Table of Contents
ToggleIntroduction
Dollar Professor is committed to making financial education as accessible, readable, and usable as reasonably possible for all visitors.
I created DollarProfessor.com to help everyday people understand money in a clearer and more practical way. That purpose only works if the website itself is easy for people to access, navigate, read, and use. Accessibility is not just a technical requirement to me. It is part of making financial education fairer, calmer, and more useful for real people.
This Accessibility Statement explains the standards I aim to follow, the steps I take to improve accessibility, the known limitations that may exist, and how visitors can contact me if they experience a problem using this website.
My Commitment to Accessibility
Financial Education Should Be Easier to Reach
Dollar Professor is built around the idea that personal finance should not feel confusing or closed off. Visitors may come to this site with different levels of financial knowledge, different devices, different reading needs, and different physical, visual, auditory, cognitive, or motor abilities.
My goal is to create a website experience that supports as many people as possible. This means paying attention to clear writing, logical page structure, readable design, useful navigation, and technical accessibility improvements.
Accessibility Is an Ongoing Process
Accessibility is not something that can be finished once and forgotten. Websites change over time. New pages are added, plugins are updated, design elements change, and accessibility standards continue to develop.
For that reason, I treat accessibility as an ongoing responsibility. I aim to review and improve Dollar Professor regularly so the site becomes easier to use over time.
Accessibility Standards I Aim to Follow
WCAG Guidance
Dollar Professor aims to follow the Web Content Accessibility Guidelines, commonly known as WCAG, where reasonably possible for a small independent website.
My goal is to work toward WCAG 2.2 Level AA alignment for core website pages and content. This means I aim to make the website more perceivable, operable, understandable, and robust for visitors using different devices, browsers, and assistive technologies.
The POUR Principles
The accessibility approach used on Dollar Professor is guided by four practical principles:
- Perceivable: Visitors should be able to access the information on the page, including through readable text, clear structure, and useful alternatives for non-text content.
- Operable: Visitors should be able to move around the website and interact with page elements without unnecessary barriers.
- Understandable: Content, navigation, and page layouts should be clear, predictable, and easy to understand.
- Robust: The website should work as reliably as possible across modern browsers, devices, and assistive technologies.
Accessibility Features and Practices
Clear Content Structure
I aim to use clear page headings, subheadings, paragraphs, lists, and links so that content is easier to scan and understand. This helps visitors who read visually, visitors using screen readers, and visitors who prefer structured pages.
On Dollar Professor, financial topics are explained in plain English where possible.

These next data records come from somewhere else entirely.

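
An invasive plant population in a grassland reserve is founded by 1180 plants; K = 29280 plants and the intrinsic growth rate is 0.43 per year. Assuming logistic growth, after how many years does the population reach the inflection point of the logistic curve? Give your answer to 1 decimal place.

Logistic growth is fastest at N = K/2 = 14640.
A = (K − N₀)/N₀ = 23.814. Set K/(1 + A·e^(−rt)) = K/2 → A·e^(−rt) = 1.
e^(−0.43t) = 1/23.814 = 0.0419929, so t = ln(23.814)/0.43 = 3.1703/0.43 = 7.3727.

7.4 years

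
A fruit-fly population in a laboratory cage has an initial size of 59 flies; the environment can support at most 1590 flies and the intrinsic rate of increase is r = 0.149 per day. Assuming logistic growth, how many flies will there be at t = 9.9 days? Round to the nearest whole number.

A = (K − N₀)/N₀ = (1590 − 59)/59 = 25.949.
N(t) = K/(1 + A·e^(−rt)) = 1590/(1 + 25.949×e^(−0.149×9.9)).
e^(−1.475) = 0.22876; denominator = 1 + 25.949×0.22876 = 6.936.
N = 1590/6.936 = 229.238.

229 flies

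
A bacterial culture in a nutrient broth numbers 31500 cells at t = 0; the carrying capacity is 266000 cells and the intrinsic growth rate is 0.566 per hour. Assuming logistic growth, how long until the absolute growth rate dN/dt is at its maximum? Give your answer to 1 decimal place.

3.5 hours

Logistic growth is fastest at N = K/2 = 133000.
A = (K − N₀)/N₀ = 7.4444. Set K/(1 + A·e^(−rt)) = K/2 → A·e^(−rt) = 1.
e^(−0.566t) = 1/7.4444 = 0.134328, so t = ln(7.4444)/0.566 = 2.0075/0.566 = 3.5468.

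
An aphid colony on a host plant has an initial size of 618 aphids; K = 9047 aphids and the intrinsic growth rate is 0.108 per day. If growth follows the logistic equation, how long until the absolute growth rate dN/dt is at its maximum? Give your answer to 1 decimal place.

24.2 days

Logistic growth is fastest at N = K/2 = 4523.5.
A = (K − N₀)/N₀ = 13.639. Set K/(1 + A·e^(−rt)) = K/2 → A·e^(−rt) = 1.
e^(−0.108t) = 1/13.639 = 0.0733183, so t = ln(13.639)/0.108 = 2.6129/0.108 = 24.194.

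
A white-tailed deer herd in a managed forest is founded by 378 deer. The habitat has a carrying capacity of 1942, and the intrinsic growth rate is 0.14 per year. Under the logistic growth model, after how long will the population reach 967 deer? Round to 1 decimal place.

A = (K − N₀)/N₀ = (1942 − 378)/378 = 4.1376.
Solve 1942/(1 + 4.1376·e^(−0.14t)) = 967: 1 + 4.1376·e^(−0.14t) = 2.0083, so e^(−0.14t) = 0.243687.
−0.14·t = ln(0.243687) = -1.4119, so t = 1.4119/0.14 = 10.085.

10.1 years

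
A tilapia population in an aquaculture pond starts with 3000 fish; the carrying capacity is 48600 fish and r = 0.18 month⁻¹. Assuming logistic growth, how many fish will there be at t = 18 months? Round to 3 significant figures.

A = (K − N₀)/N₀ = (48600 − 3000)/3000 = 15.2.
N(t) = K/(1 + A·e^(−rt)) = 48600/(1 + 15.2×e^(−0.18×18)).
e^(−3.24) = 0.039164; denominator = 1 + 15.2×0.039164 = 1.5953.
N = 48600/1.5953 = 30464.7.

30500 fish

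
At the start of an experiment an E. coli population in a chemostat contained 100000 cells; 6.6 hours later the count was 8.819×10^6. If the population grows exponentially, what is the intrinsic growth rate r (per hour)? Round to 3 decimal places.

From N(t) = N₀·e^(rt): e^(r·6.6) = 8.819×10^6/100000 = 88.19.
r·6.6 = ln(88.19) = 4.4795, so r = 4.4795/6.6 = 0.67871.

0.679 per hour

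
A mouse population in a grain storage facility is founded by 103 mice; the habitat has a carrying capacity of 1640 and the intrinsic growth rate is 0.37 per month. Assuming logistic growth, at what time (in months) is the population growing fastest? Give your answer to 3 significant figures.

7.31 months

Logistic growth is fastest at N = K/2 = 820.
A = (K − N₀)/N₀ = 14.922. Set K/(1 + A·e^(−rt)) = K/2 → A·e^(−rt) = 1.
e^(−0.37t) = 1/14.922 = 0.0670137, so t = ln(14.922)/0.37 = 2.7029/0.37 = 7.305.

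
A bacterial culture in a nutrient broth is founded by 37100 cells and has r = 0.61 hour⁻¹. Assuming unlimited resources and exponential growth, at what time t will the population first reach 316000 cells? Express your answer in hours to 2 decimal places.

3.51 hours

Set N₀·e^(rt) = 316000: e^(0.61·t) = 316000/37100 = 8.5175.
0.61·t = ln(8.5175) = 2.1421, so t = 2.1421/0.61 = 3.5117.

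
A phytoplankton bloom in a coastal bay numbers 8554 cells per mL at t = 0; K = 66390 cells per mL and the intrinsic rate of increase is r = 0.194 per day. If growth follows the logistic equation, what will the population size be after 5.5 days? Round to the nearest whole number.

19960 cells per mL

A = (K − N₀)/N₀ = (66390 − 8554)/8554 = 6.7613.
N(t) = K/(1 + A·e^(−rt)) = 66390/(1 + 6.7613×e^(−0.194×5.5)).
e^(−1.067) = 0.34404; denominator = 1 + 6.7613×0.34404 = 3.3261.
N = 66390/3.3261 = 19960.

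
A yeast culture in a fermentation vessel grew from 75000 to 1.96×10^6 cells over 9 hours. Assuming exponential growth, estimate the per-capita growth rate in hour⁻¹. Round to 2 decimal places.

From N(t) = N₀·e^(rt): e^(r·9) = 1.96×10^6/75000 = 26.133.
r·9 = ln(26.133) = 3.2632, so r = 3.2632/9 = 0.36258.

0.36 per hour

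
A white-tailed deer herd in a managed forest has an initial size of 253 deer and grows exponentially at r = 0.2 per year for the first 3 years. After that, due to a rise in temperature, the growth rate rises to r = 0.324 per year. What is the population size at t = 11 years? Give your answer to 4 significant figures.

6157 deer

Phase 1: N(3) = 253·e^(0.2×3) = 253·e^0.6 = 460.996.
Phase 2 runs for 11 − 3 = 8 years at r = 0.324.
N(11) = 460.996·e^(0.324×8) = 460.996·e^2.592 = 6157.27.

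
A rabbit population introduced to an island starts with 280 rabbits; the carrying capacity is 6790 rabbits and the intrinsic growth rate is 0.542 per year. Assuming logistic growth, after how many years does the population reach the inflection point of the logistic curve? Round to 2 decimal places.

Logistic growth is fastest at N = K/2 = 3395.
A = (K − N₀)/N₀ = 23.25. Set K/(1 + A·e^(−rt)) = K/2 → A·e^(−rt) = 1.
e^(−0.542t) = 1/23.25 = 0.0430108, so t = ln(23.25)/0.542 = 3.1463/0.542 = 5.805.

5.80 years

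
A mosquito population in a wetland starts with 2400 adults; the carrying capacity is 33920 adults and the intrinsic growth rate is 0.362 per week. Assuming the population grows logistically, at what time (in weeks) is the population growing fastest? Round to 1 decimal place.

Logistic growth is fastest at N = K/2 = 16960.
A = (K − N₀)/N₀ = 13.133. Set K/(1 + A·e^(−rt)) = K/2 → A·e^(−rt) = 1.
e^(−0.362t) = 1/13.133 = 0.0761421, so t = ln(13.133)/0.362 = 2.5752/0.362 = 7.1137.

7.1 weeks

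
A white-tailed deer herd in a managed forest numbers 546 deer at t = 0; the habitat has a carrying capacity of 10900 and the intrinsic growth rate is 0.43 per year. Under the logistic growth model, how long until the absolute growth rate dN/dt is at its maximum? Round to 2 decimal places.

6.84 years

Logistic growth is fastest at N = K/2 = 5450.
A = (K − N₀)/N₀ = 18.963. Set K/(1 + A·e^(−rt)) = K/2 → A·e^(−rt) = 1.
e^(−0.43t) = 1/18.963 = 0.0527332, so t = ln(18.963)/0.43 = 2.9425/0.43 = 6.843.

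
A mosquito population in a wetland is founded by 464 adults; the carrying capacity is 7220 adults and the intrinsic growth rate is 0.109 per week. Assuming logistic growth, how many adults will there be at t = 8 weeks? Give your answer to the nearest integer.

1019 adults

A = (K − N₀)/N₀ = (7220 − 464)/464 = 14.56.
N(t) = K/(1 + A·e^(−rt)) = 7220/(1 + 14.56×e^(−0.109×8)).
e^(−0.872) = 0.41811; denominator = 1 + 14.56×0.41811 = 7.0879.
N = 7220/7.0879 = 1018.64.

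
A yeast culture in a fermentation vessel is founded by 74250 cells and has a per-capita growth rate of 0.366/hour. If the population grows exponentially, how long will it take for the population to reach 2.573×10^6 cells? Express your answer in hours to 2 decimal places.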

I try to avoid unnecessary jargon, and when important financial terms are used, I aim to explain them clearly.
Readable Design
I aim to use readable fonts, sensible spacing, clear layouts, and good contrast between text and background colors. This helps visitors who may have low vision, eye strain, reading difficulties, or who are using the site on smaller screens.
I also try to avoid design choices that make financial education harder to understand, such as cluttered layouts, unnecessary visual distractions, or text that is too small to read comfortably.
Keyboard and Navigation Access
I aim to make key areas of the website usable with keyboard navigation where possible. This includes working toward clear focus states, logical navigation order, and accessible menus or interactive elements.
Keyboard accessibility is important for visitors who do not use a mouse, including people using alternative input devices or assistive technology.
Images and Alternative Text
Where images are used on Dollar Professor, I aim to provide meaningful alternative text when the image adds useful information. Decorative images may not always need detailed descriptions, but important images should be described in a way that helps visitors understand their purpose.
For financial education content, I aim to make sure important information is not communicated only through an image, chart, color, or visual design element without a text-based explanation.
Videos, Audio, and Embedded Content
If Dollar Professor uses videos, audio, or embedded media, I aim to support accessibility through captions, transcripts, summaries, or other text alternatives where reasonably possible.
Some embedded content may be controlled by third-party platforms, which can limit what I am able to change directly. Even so, I aim to choose and present embedded content in a way that supports accessibility as much as practical.
Testing and Improvement
Manual and Automated Checks
I understand that accessibility cannot be confirmed by one tool alone. Automated scans can help identify common problems, but they cannot judge everything a real visitor experiences.
For that reason, I aim to use a combination of practical checks, including reviewing page structure, checking readability, testing links and navigation, looking for contrast issues, reviewing image text alternatives, and using accessibility tools where appropriate.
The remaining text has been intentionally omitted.